Forensics have probably already found the knife.
Several stabs to the heart and lungs.
Then the body was dragged towards the door. She follows the trail of blood and heavy footprints with her eyes.
The victims were still alive – one bloody hand tried to cling onto a pillar.
‘It’s him,’ she says.
‘Looks like it,’ Nathan nods.
‘Is there any indication of sexual violence?’ Saga asks.
> ‘No,’ the prosecutor replies.
‘You’ve checked all the security cameras in the area?’ Nathan asks.
‘Unfortunately the only relevant ones are covered by scaffolding … but they probably wouldn’t have given us much, given that it was dark and the weather was so bad.’
‘I see.’
‘But we’ve got three witnesses who saw a thickset man in the street outside … shouting and acting aggressively.’
‘I’d like to read their statements,’ Saga says.
‘One of them was able to give a pretty good description,’ Arne says, searching for an audio file on his iPad.
They move closer to him, he presses play, and they listen as an elderly woman starts to speak, in an attractive, slightly fragile voice.
‘At first I only heard shouting, a man screaming … which was obviously very unpleasant … but then I caught sight of him beneath the scaffolding. He was a big man, in his fifties, maybe two metres tall, broad shoulders … he was wearing a black raincoat, plastic, not nylon … and he was moving jerkily … When he reached Nalen the light hit him and I saw that he had blood on his face … he was acting extremely aggressively, shouting and kicking out at parked cars, then he picked up a stone and threw it at a group of youngsters on the other side of the street before he disappeared.’
‘Can you describe his face?’ the interviewer asked.
‘I don’t know, what struck me most was the blood, I thought he’d hurt himself … but he had a big head and a thick neck … I don’t know, it’s very difficult … I thought he looked like a Russian hooligan, but I’m not entirely sure what I mean by that.’

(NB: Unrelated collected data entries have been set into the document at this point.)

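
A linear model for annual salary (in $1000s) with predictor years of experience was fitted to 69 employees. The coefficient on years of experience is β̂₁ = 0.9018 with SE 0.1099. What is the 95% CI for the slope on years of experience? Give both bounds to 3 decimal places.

df = n − 2 = 69 − 2 = 67.
t* = t_{0.025, 67} = 1.996008.
Margin = t* × SE = 1.996008 × 0.1099 = 0.21936.
CI: 0.9018 ± 0.21936 → (0.682, 1.121).
With 95% confidence, each one-unit increase in years of experience is associated with a change of between 0.682 and 1.121 $1000s in annual salary.

(0.682, 1.121)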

The Institute of Forensic Medicine at the Karolinska Institute is housed in an unassuming red-brick building on the northern outskirts of Stockholm. Advent stars and electric candelabra shine weakly from the windows behind the blinds.
Rubbish from the overflowing bins has blown in amongst the bare rose bushes.
Saga and Nathan pull into the car park and get out of the car.
A white Jaguar is parked crookedly on one side of the entrance, and as they push their way past it Saga sees that there’s a black briefcase lying on the roof of the car.